И ротик на сосок ее намотан
И по-щенячьи чмокает слегка;
Она струит в него свою дремоту,
Как в камышах широкая река.
Он впитывает все, что в ней разъялось, —
Неукротимый зной пустынь глухих,
Племен разбитых скованную ярость
И величавую угрюмость их.
А мать над ним склоняется, маяча,
Как над деревней дремлющей гора,
Как туча, урожай из мглы горячей
Несущая в разливе серебра.
Теология павиана Бонгви
Перевод М. Зенкевича
Луну, как я, встречая, вой —
Вот мудрость обезьян:
Бог, мне придавший образ свой, —
Великий Павиан.
Он искривляет лик луны,
Сгибает веток сеть.
И небеса ему даны,
Чтоб прыгать и висеть.
Качаясь в голубой глуши,
Свивая дивный хвост,
Для услаждения Души
Грызет он зерна звезд.
Меня возьмет Он в смертный миг
К себе из естества,
Чтоб до конца я Зло постиг
И Ловкость Божества.
Зебры
Перевод В. Потаповой
Из пахнущих дождями темных дебрей,
Гордясь лучей упряжкой золотой,
В цветах пунцовых по колено, зебры
Волочат солнце по траве густой.
На их боках — зари играет пламя.
Оно в траве скользит среди теней,
И ветер электрический, с телами
Бегущими, проносится по ней.
Здесь пар в багровом воздухе клубится,
И голубиным зовом кобылица
К самцу взывает среди красных лилий,
А жеребец — машина красоты! —
Восторгом одержим, топча цветы,
Несется, взмыленный, к своей кобыле.
У могилы Оливии Шрайнер[405]
Перевод В. Потаповой
Когда иссякнут мужество и силы,
Я вспомню, как предгрозовая мгла
Плыла над одинокою могилой,
И распростертого над ней орла,
Что уронил безмолвно, сизокрылый,
Перо серебряное из крыла.
Раб
Перевод В. Потаповой
Идет, горячей мглой одет и наг,
За плугом пахарь, будто в полудреме,
И, рассекая дерн, за шагом шаг
Он борозду проводит в красноземе.
А сердце ранит притесненья плуг,
Острей, чем лемех, бороздящий луг.
Для красного комка был благодатным
Дождем победный клич на поле ратном,
Что копьями гордилось родовыми —
Колосьями своими роковыми.
Оно — под паром. Но бредет вперед
В долготерпенье хмуром раб упорно,
Отваливая грунт и глыбы дерна,
Круша дворцы и троны, в свой черед.
ДЖУЛИЕТ ЛОУВ[406]
Тропинки Африки
Перевод Н. Воронель
Из веера долин Наталя[407], с поросших соснами холмов,
От Умтаты[408]и от Блентайра[409]к воронкам шахт и рудников
Спешат-бегут босые ноги, траву затаптывая в пыль.

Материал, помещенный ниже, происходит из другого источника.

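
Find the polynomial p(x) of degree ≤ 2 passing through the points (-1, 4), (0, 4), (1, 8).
2*x**2 + 2*x + 4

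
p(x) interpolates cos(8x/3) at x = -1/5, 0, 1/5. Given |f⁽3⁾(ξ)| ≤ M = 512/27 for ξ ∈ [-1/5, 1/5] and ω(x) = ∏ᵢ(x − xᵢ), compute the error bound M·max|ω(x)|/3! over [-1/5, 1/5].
512*sqrt(3)/91125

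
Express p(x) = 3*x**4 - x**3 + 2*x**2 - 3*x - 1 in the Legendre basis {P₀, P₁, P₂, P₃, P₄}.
(4/15)P₀ + (-18/5)P₁ + (64/21)P₂ + (-2/5)P₃ + (24/35)P₄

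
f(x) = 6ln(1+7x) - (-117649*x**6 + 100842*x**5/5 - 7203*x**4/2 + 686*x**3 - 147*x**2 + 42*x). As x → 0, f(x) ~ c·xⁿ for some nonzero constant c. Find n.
7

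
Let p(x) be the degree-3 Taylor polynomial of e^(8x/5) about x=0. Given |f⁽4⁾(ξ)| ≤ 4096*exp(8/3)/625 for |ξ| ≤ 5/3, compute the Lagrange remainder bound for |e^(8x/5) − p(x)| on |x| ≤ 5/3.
512*exp(8/3)/243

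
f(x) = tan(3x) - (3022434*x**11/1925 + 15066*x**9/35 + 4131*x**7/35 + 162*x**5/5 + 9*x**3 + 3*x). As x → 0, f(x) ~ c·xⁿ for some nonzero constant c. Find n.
13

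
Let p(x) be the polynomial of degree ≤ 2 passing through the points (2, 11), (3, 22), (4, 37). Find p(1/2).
2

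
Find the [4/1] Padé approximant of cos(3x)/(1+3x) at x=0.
(27*x**4/8 - 9*x**2/2 + 1)/(3*x + 1)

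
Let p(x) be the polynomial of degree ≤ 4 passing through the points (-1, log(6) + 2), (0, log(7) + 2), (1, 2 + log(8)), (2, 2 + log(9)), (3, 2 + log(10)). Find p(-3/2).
log(2048*2**(19/32)*3**(83/128)*5**(35/128)*7**(23/32)/7203) + 2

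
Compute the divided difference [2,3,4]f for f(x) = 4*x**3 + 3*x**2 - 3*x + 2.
39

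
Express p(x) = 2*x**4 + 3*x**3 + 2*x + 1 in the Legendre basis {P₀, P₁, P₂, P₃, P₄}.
(7/5)P₀ + (19/5)P₁ + (8/7)P₂ + (6/5)P₃ + (16/35)P₄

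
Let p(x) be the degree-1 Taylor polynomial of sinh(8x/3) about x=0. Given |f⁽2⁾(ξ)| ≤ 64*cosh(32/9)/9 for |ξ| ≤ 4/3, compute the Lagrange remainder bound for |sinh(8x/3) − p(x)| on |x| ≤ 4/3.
512*cosh(32/9)/81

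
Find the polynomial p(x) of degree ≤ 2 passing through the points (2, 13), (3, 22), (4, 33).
x**2 + 4*x + 1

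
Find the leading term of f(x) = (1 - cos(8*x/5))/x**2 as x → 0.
32/25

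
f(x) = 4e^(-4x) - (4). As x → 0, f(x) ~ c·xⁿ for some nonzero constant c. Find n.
1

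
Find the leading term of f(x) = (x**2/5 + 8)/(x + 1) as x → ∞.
x/5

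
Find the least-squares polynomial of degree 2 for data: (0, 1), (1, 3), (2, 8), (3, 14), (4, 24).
36/35 + (59/70)x + (17/14)x²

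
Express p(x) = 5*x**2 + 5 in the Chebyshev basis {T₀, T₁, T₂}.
(15/2)T₀ + (5/2)T₂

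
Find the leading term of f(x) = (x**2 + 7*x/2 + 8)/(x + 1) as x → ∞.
x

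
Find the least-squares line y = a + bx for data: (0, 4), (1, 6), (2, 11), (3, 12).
a = 39/10, b = 29/10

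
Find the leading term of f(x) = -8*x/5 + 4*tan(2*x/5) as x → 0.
32*x**3/375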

И вяжется узор тропинок, раскинувшись на сотни миль.
Вдоль зыбких топей Мозамбика, вдоль голубых Басутских скал[410],
Вдоль Берега Слоновой Кости, где лижет гальку пенный вал,
Вдоль красной выжженной пустыни, разрушенной ветрами с гор,
Вдоль быстрых рек в дремучих чащах следы сплетаются в узор.
Спускаясь с плоскогорий Ньясы[411], шагают сотни ног босых, —
Их поджидают леопарды, и львы охотятся на них.

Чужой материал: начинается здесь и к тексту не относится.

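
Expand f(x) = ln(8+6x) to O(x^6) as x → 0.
log(8) + 3*x/4 - 9*x**2/32 + 9*x**3/64 - 81*x**4/1024 + 243*x**5/5120 + O(x**6)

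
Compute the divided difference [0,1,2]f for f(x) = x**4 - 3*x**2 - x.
4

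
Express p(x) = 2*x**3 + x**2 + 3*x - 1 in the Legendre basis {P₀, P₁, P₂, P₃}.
(-2/3)P₀ + (21/5)P₁ + (2/3)P₂ + (4/5)P₃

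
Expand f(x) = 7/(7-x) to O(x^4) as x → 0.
1 + x/7 + x**2/49 + x**3/343 + O(x**4)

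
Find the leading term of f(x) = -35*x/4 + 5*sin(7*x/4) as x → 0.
-1715*x**3/384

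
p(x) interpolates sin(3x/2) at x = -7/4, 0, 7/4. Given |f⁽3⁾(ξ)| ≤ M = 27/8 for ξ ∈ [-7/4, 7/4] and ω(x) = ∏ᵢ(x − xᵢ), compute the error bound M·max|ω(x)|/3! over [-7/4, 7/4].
343*sqrt(3)/512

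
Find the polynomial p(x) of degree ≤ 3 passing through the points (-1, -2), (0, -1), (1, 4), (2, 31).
3*x**3 + 2*x**2 - 1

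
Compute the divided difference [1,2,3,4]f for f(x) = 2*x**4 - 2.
20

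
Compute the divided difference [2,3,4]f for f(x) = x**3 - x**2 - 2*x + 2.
8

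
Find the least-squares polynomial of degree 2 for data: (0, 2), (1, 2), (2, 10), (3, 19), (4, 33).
54/35 + (-27/70)x + (29/14)x²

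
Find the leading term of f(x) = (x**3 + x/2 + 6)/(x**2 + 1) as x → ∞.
x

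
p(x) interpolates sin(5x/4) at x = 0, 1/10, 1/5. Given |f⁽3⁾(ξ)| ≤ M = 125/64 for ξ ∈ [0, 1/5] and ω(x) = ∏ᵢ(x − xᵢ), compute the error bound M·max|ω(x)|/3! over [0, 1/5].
sqrt(3)/13824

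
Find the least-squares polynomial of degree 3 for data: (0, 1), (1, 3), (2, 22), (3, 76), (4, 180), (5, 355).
13/14 + (-29/84)x + (-5/14)x² + (35/12)x³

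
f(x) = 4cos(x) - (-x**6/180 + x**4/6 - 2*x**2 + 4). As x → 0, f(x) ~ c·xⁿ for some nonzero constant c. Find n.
8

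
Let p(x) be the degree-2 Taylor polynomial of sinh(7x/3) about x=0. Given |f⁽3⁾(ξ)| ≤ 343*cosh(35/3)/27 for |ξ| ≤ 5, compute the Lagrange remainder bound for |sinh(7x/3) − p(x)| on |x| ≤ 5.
42875*cosh(35/3)/162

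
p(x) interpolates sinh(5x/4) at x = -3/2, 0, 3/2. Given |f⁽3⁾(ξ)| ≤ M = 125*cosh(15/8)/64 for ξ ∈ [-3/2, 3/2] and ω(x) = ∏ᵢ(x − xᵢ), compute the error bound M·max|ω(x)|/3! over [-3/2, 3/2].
125*sqrt(3)*cosh(15/8)/512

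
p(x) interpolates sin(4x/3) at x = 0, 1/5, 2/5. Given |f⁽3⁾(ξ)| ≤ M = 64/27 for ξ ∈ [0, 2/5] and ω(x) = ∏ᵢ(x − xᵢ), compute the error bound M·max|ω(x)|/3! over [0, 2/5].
64*sqrt(3)/91125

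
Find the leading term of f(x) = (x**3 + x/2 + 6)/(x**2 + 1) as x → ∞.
x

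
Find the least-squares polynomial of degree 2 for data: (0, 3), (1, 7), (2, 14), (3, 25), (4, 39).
106/35 + (15/7)x + (12/7)x²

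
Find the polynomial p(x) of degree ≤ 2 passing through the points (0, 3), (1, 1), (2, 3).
2*x**2 - 4*x + 3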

Они спешат к богатым фермам, где есть работа и еда:
Доят коров, метут конюшни, молотят хлеб, пасут стада.
Спешат, спешат босые ноги в чужие сытые дворы,
Чтоб впрячься в рабскую упряжку, изнемогая от жары.
Прокладывая путь в болотах, указывая путь впотьмах,
Тропинок желтые знамена призывно реют на холмах.
ЭЗЕКИЕЛ МПАХЕЛЕ[412]
Иммигрант
Перевод С. Северцева
Северный ветер,
метущий землю от самой Сахары,
серый шарф на меня набрасывает — и срывает.
Машина таранит торпедой дымный туман.
И хотелось бы мне понять:
что с моею душой творишь ты,
обжигающий досуха глотку и ноздри,
пронзающий,
разрывающий легкие мне,
ярящийся харматтан!
Северный ветер,
продирающийся
сквозь деревья, сквозь гриву трав, сквозь меня,
слышишь ли ты, как во мне распахиваются окна,
ржавыми петлями заскрипев,
окна, что были так долго закрыты наглухо —
о, как долго! —
в краю мучений, на самом юге дальнего юга?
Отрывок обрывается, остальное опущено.